Simon zoekt vast emplooi bij een boekhandelaar, als bediende, bankbediende of als klerk. In zijn professionele relaties botst zijn curieuze persoonlijkheid frontaal met de verwachting van de goede zielen die hem toch een kans willen geven. De jobs zijn weinig duurzaam, en steevast krijgt de werkgever achteraf een bolwassing. 'Op uw kantoren, waar zoveel ophef over wordt gemaakt, waar iedereen zo graag wil werken, is van enige ontwikkeling van een jongeman geen sprake. Ik heb er lak aan van dat voorrecht te genieten dat is verbonden met de uitbetaling van een vast, maandelijks salaris. Ik verkommer, versuf, verslap, verkalk erbij.'
Modernist
Alle hulde aan vertaler Machteld Bokhove die nu ook weer prachtig Nederlands maakt van wat toch erg particulier Duits is. Na Jeroen Brouwers in de jaren 80 haalt ze met De vrouw op het balkon en andere prozastukjes (2013), Jakob van Gunten, een dagboek (2016), De wandeling (2015) en De rover (2018) de krenten uit de nalatenschap van Walser.

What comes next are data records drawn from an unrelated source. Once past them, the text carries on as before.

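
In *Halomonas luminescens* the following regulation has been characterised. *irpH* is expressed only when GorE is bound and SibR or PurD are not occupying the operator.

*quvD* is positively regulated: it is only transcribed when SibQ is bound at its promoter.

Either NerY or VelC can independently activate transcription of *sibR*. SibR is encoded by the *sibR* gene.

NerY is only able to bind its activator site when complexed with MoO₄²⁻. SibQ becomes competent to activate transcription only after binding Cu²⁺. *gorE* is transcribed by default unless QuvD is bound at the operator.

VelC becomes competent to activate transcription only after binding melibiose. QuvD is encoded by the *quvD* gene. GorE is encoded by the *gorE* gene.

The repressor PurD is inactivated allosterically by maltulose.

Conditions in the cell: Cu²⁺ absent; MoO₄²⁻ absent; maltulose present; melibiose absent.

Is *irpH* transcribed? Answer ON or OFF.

ON

MoO₄²⁻ is absent, so NerY is inactive.
Melibiose is absent, so VelC is inactive.
No activator is available at the *sibR* promoter, so *sibR* is not transcribed.
So SibR is not produced.
Maltulose is present, so PurD is inactive.
Cu²⁺ is absent, so SibQ is inactive.
Required activator SibQ is absent, so *quvD* is not transcribed.
So QuvD is not produced.
With no repressor bound, *gorE* is transcribed.
So GorE is produced and active.
No repressor is bound and GorE is active, so *irpH* is transcribed.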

Een tip voor wie Robert Walser wil leren kennen: begin niet met dit boek of met De rover, het kortere werk is beter verteerbaar als instap. Maar wie De rover gelezen heeft- zoals De Tanners ook een werk dat in enkele weken geschreven is - weet waaraan zich te verwachten. Je voelt in elke lange, slepende zin weer de roes, niet alleen die van de alcohol, ook die van de voortgang van de woorden. De Tanners is eerst geschreven voor het bedacht werd - slechts zes weken in 1907 had Walser voor zijn eerste roman nodig. Er zijn flitsen van humor en absurdisme, maar het is toch in de eerste plaats een volgehouden oefening in de monologue intérieur, vlak voor dat een ding was bij Marcel Proust of Virginia Woolf. Bij de modernisten is de bewustzijnsstroom een keuze en een procedé, bij Walser een manische noodzaak en een uitweg. 'Dat is de fout in mijn romans', blikte Walser dertig jaar later op zijn boeken terug, 'ze zijn te buitenissig en te reflexief, in de compositie vaak te slordig en grillig.' Zelfkennis dus, misschien te laat, maar niettemin.
Vrije expeditie
De mooiste stukken in De Tanners zijn toch opnieuw die waarin intensief over berg en door dal wordt gewandeld. Op een van die tochten ontdekt Simon het stoffelijk overschot van de poëet Sebastian. Het is een griezelige voorafspiegeling van het einde van Walser zelf. Hij werd op kerstdag 1956 dood in de sneeuw gevonden nadat hij niet terugkeerde naar de instelling voor psychiatrische patiënten waar hij al decennia verbleef.
Maar dat wandelen, het is duidelijk dat het Walser al in zijn jonge leven soelaas bracht, zoals het ook het proza van zijn debuut doet oplichten. De Tanners is zo bekeken ook weer een boek dat gaat over de slijmerige stilstand van het geregelde, stedelijke, sociale bestaan versus de natuurlijke, haastige voortgang van een vrije expeditie. Het is een schrijver die in dat vlieden zijn bestaan vindt, het voortdurende moeten reiken naar de volgende voetstap, en de treurnis over de voetstap die voorbij ging. Het wandelen schiep orde in een mistig hoofd, en het bracht de dagen tot een aanvaardbare eenheid terug. 'Er zat iets moois, iets verlossends, vergevingsgezinds in dit voortgaan van de tijd. Hij ging voorbij aan de bedelaars evenals aan de president van de republiek, aan de zondares en aan de gezelschapsdame. Hij liet je veel dingen als klein en onbeduidend ervaren; want hij alleen stelde het verhevene en grootse voor.'
Vertaald door Machteld Bokhove, Koppernik, 325 blz., 22,50 €. Oorspronkelijke titel: 'Geschwister Tanner'.